Nous avons de multiples exemples malheureux du vocabulaire juridique hasardeux utilisé dans les directives, négociées entre les États membres dans des langues variées – le plus souvent en anglais – avec des traductions subséquentes. La notion de « menace pour la société française » ne correspond à aucun concept juridique français. Je ne vois donc pas, madame la ministre, ce qui s’opposerait à ce que nous lui substituions celle de « menace grave pour la sécurité publique ou la sûreté de l’État ».
Je trouve dommageable que, à cause d’un vocabulaire défectueux d’une directive qui ne nous lie en aucune manière en droit, nous écrivions une loi française sur un sujet de cette importance dans un langage qui n’a aucune pertinence.
Applaudissements sur les travées du groupe socialiste et républicain, ainsi que sur des travées du groupe du Rassemblement Démocratique et Social Européen.
Nous aurions été prêts à nous laisser convaincre par les avis donnés par le rapporteur et la ministre s’ils avaient été plus explicites…
Je m’interroge : qu’y a-t-il dans la notion « de menace pour la société » qui ne serait pas incluse dans celle de « menace grave pour la sécurité publique ou la sûreté de l’État » ? Qu’est-ce que la société, indépendamment du fait que ce n’est pas un objet juridique ? S’agit-il de l’opinion, de la communauté que nous formons, des valeurs ? Toutes ces notions, subjectives, n’ont pas place dans un texte de loi.
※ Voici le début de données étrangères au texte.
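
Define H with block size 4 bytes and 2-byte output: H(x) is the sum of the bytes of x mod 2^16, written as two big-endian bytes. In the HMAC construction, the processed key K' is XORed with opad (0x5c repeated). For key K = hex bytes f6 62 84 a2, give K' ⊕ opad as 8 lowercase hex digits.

aa3ed8fe

Key hex bytes f6 62 84 a2 is exactly B = 4 bytes: K' = f6 62 84 a2.
XOR each byte with 0x5c: f6⊕5c=aa, 62⊕5c=3e, 84⊕5c=d8, a2⊕5c=fe.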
C’est pourquoi nous voterons l’amendement de Mme de la Gontrie.
Puisque nous allons passer au vote dans quelques instants, je souhaite ne pas banaliser ce qui se passe depuis tout à l’heure.
Au moment même où nous discutons de ce projet de loi – la ministre et le rapporteur ont souligné l’importance de nos débats –, le ministre de l’intérieur italien déclare : « Nous avons besoin d’une épuration de masse, rue par rue, quartier par quartier. »
Ce que nous faisons ici est donc important et va rester dans l’histoire du débat public de notre pays, car ce qui se passe en Europe et dans le monde est très grave et doit tous nous interpeller. Or les membres de la majorité sénatoriale, qui disent pourtant accorder de l’importance au sujet dont nous débattons, ne sont pas capables de mettre à l’honneur le Sénat en étant suffisamment nombreux dans l’hémicycle.
Exclamations sur les travées du groupe Les Républicains.
Allez donc, faites du bruit !
(Nouvelles exclamations sur les mêmes travées.) Le bruit ne peut pas compenser l’absence !
Mêmes mouvements sur les mêmes travées.
Quant au groupe qui soutient le Gouvernement à l’origine de ce texte de loi, même s’il est ce qu’il est au Sénat, il compte seulement deux sénateurs présents. §
M. Roger Karoutchi. J’admire, une fois de plus – ça fait beaucoup aujourd’hui
Sourires.
Rassurez-vous, dans quelques jours, ce sera votre tour, et le président Kanner sera alors obligé de dire à ses troupes : « Vous n’étiez pas là, et j’ai été dans l’embarras. »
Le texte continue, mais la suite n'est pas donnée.